BIS has released a new album of music by Camille Saint-Saëns (BIS 2400 SACD), featuring pianist Alexandre Kantorow. The impressively gifted Frenchman is accompanied by the Tapiola Sinfonietta, led by his father, conductor Jean-Jacques Kantorow in the Piano Concerto No. 1 in D Major, and the Piano Concerto No. 2 in G Minor, both delivered by the younger Kantorow – who will appear in the Matinee Musicale Cincinnati season later next year – with supreme authority and extraordinary technique.


In Im Wald a new album for the Italian label Digressione Music, Benedetto Bocuzzi creates a richly varied program that juxtaposes the quintessentially Romantic Waldszenen of Robert Schumann, and piano versions of Franz Schubert’s Die schöne Müllerin with contemporary compositions by Jörg Widmann, Wolfgang Rihm, Helmut Lachenmann, and one by Bocuzzi himself, in a collection of the new and the old, brought to life by a major pianist-composer.


It was immensely satisfying to hear Lisette Oropesa in a repertoire originally conceived with the kind of supple, agile, lyric voice and formidable technique that she possesses, in the Pentatone recording of French language soprano arias by Rossini and Donizetti, with Corrado Rovaris the perfect Bel Canto conductor.


With the release of several compact discs featuring the music of Brazil’s Dom Pedro I, Antônio Carlos Gomes, Antônio Francisco Braga, Leopoldo Américo Miguez, and Alberto Nepomuceno, Naxos continues its invaluable exploration of the musical heritage of South America’s largest country. The English Chamber Orchestra, led by Neil Thomson and the Minas Gerais Philharmonic Orchestra led by Fabio Mechetti play up a storm.

In the second volume of Chôros by the late Brazilian composer Camargo Guarnieri the listener is treated to quintessentially Brazilian music that taps into that country’s baiao, maracatu, and embolada, the music brought to life by the Orquestra Sinfônica do Estado de São Paulo brilliantly conducted by Roberto Tibiriçá.

In yet another Naxos release the neglected music of César Guerra-Peixe is heard. An immensely gifted Brazilian composer and conductor, son of Portuguese immigrants of Romani origins, Guerra-Peixe integrated elements of the music of the Brazilian northeast with the use of a mix of tonality and dissonance, rhythmic drive, and lyricism.


In a BIS CD of Soviet-era “pop”-style music by Shostakovich, Andrew Litton and the Singapore Symphony Orchestra have fun exploring the nose-thumbing side of the composer with the 1934 Suite for Jazz Orchestra No. 1, written for a competition of works of ‘Soviet Jazz,’ which Litton conducts from the piano.

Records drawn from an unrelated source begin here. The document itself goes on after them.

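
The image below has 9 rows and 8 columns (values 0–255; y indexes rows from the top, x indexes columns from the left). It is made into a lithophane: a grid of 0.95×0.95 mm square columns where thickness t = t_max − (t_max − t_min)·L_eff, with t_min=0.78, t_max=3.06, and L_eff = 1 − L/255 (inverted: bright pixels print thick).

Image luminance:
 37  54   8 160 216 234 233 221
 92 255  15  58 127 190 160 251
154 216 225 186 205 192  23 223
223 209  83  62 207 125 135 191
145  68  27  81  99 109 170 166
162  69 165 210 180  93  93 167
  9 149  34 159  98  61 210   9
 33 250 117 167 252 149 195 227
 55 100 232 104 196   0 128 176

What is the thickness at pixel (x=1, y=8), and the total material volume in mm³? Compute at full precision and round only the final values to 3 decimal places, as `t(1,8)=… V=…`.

t(1,8)=1.674 V=132.056

span = t_max - t_min = 3.06 - 0.78 = 2.280
L(1,8) = 100, L_eff = 1 - 100/255 = 0.607843 (inverted)
t(1,8) = 3.06 - 2.280·0.607843 = 1.674
Σt over all 9·8 pixels = 310936/2125 ≈ 146.3228235
V = pitch²·Σt = 0.95²·310936/2125 = 132.056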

The coolest selection in the CD is by far Shostakovich’s version of Vincent Youmans’ Tea for Two, titled Tahiti Trot!


In Albany Records’ new release Tania León: Teclas de mi Piano, pianist Adam Kent takes the listener on a journey of compositions for the keyboard by the Pulitzer Prize winning, Kennedy Center Honoree, Tania León. The Cuban-born composer pulls-off an uncanny musical feat by straddling the objectivity, complexity, and sobriety of concert music and the down-home earthiness of the popular and folk music of her native Cuba.


The Reference Recordings CD Invasion, which gives its title to a collection of works for the piano featuring the protean Ukrainian American pianist, Nadia Shpachenko brings to vivid life a handful of works by Lewis Spratlan – some inspired by the horrors of war, with Spratlan and Shpachenko, soulmates against man’s inhumanity to man.


In SHINING SHORE Music of Early America, the Virginia Baroque Ensemble recorded for their own label – Three Notch’d Road – a collection of earthy and spiritual music about mortality and immortality, and about both the joys and vicissitudes of the here and now – all five members of the ensemble excelling in consistently enchanting, unpretentious, straightforward, and honest music-making.